Chile and USA present bilateral agreement to fight illicit trafficking of archaeological heritage
A crucial step in protecting cultural heritage, the Memorandum of Understanding imposes restrictions on importing Chilean archaeological property to the United States and, in the event of confiscation, requires its return. The instrument, which comes into force internationally tomorrow, was presented at an event organized by the Chilean Foreign Affairs Ministry, the Culture Ministry and the US Embassy.
The Chilean Culture, Arts and Heritage Ministry, Foreign Affairs Ministry and the US Embassy held an online event to present and further the scope of the new bilateral agreement between the Chilean and US governments to fight illicit trafficking of archaeological heritage.
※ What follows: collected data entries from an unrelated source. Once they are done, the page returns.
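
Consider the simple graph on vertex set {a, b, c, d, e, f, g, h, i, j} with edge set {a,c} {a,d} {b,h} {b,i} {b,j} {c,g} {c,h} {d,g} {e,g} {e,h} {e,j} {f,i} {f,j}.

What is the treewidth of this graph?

A width-2 tree decomposition is:
Bags: B1 = {b, f, i}  B2 = {b, f, j}  B3 = {b, h, j}  B4 = {e, h, j}  B5 = {c, e, h}  B6 = {c, e, g}  B7 = {a, c, g}  B8 = {a, d, g}
Tree: B1–B2, B2–B3, B3–B4, B4–B5, B5–B6, B6–B7, B7–B8
Each bag holds 3 vertices, so the decomposition has width 2, which upper-bounds the treewidth. For the lower bound, G contains the cycle i–f–j–b–i, so G is not a forest; only forests have treewidth ≤ 1, hence tw(G) ≥ 2. Hence tw(G) = 2 exactly.

2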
The governments of the United States and the Republic of Chile signed the instrument, entitled Memorandum of Understanding relating to the imposition of restrictions on the importation of certain categories of archaeological materials, in early May 2020. It enters into force tomorrow, September 30, 2020.
“This bilateral agreement is a crucial step in the effort to protect the cultural heritage that lends shape and identity to our country and its communities. This heritage is as valuable as it is irreplaceable. It is part of our memory and our past and that knowledge enables us to project ourselves into the future. The measures to prevent and fight against illicit trafficking of heritage property also safeguard the history, values and traditions that these pieces represent, with which we build our memory”, said Culture, Arts and Heritage Minister Consuelo Valdés.
The bilateral agreement establishes a regulatory framework under which the two governments will collaborate to coordinate cross-border actions that reduce incentives for robbery, theft, looting and illicit trafficking of Chilean archaeological heritage protected under Law No. 17.288 on National Monuments. The Memorandum restricts importation to the United States of certain archaeological materials without Chilean authorization or a license to leave. These materials may include objects made of ceramic, stone, metal or organic fibers, which are dated from approximately 31,000 A.C. to 250 years ago that are on the Designation List issued by the United States. The United States will offer to return any material or object confiscated under this framework to Chile. The agreement will also generate opportunities to collaborate on other heritage protection matters.
Ambassador Alex Geiger Soffia, Director for North American, Central and Caribbean Affairs at the Foreign Affairs Ministry, valued the step in bilateral relations that this agreement represents: “This Memorandum of Understanding, which will soon come into effect internationally, is another step in our bilateral relationship with the United States, providing due and greater protection for Chile’s archaeological richness.”
Similarly, Chargé d’Affaires at the US Embassy, Richard Glenn, noted: “The agreement allows us to further strengthen our broad bilateral relationship, which spans many years and encompasses different areas of our nations’ work, but above all, it brings our people closer. Under the agreement, we will now work together in a more coordinated manner to prevent criminal networks from removing Chile’s archaeological artifacts, valuable heritage and ancestral materials from the country.”
Representatives and area experts from the USA, Chile and Guatemala participated in the event. Allison Davis, Executive Director of the Cultural Property Advisory Committee at the US State Department’s Cultural Heritage Center, presented the characteristics and scope of the Memorandum. Lina Nagel, Coordinator of the Fight against Illicit Trafficking of Cultural Heritage Property Unit at the Chilean National Cultural Heritage Service, addressed the country’s progress on the matter and challenges. The anthropologist and representative of the Chilean Archeology Society before the National Monuments Council discussed the types of property protected under the agreement. Finally, Guatemalan Culture and Sports Ministry representative, Eduardo Hernández, shared the comparative experience of other countries that have implemented this agreement with the United States.
The Memorandum of Responsibility in Chile, signed by the Chilean Foreign Affairs Ministry and the Cultures, Arts and Heritage Ministry, is part of the framework of the commitments, obligations and cooperation established in the UNESCO 1970 Convention on the Means of Prohibiting and Preventing the Illicit Import, Export and Transfer of Ownership of Cultural Property, which Chile signed in 2014.
Once all the procedures required by law have been conducted and the agreement enters into force internationally, it will be fully incorporated into our internal legal system.
It is worth noting that Chile has signed bilateral agreements on this issue with other countries essential in this complex network, including Mexico, Ecuador and China.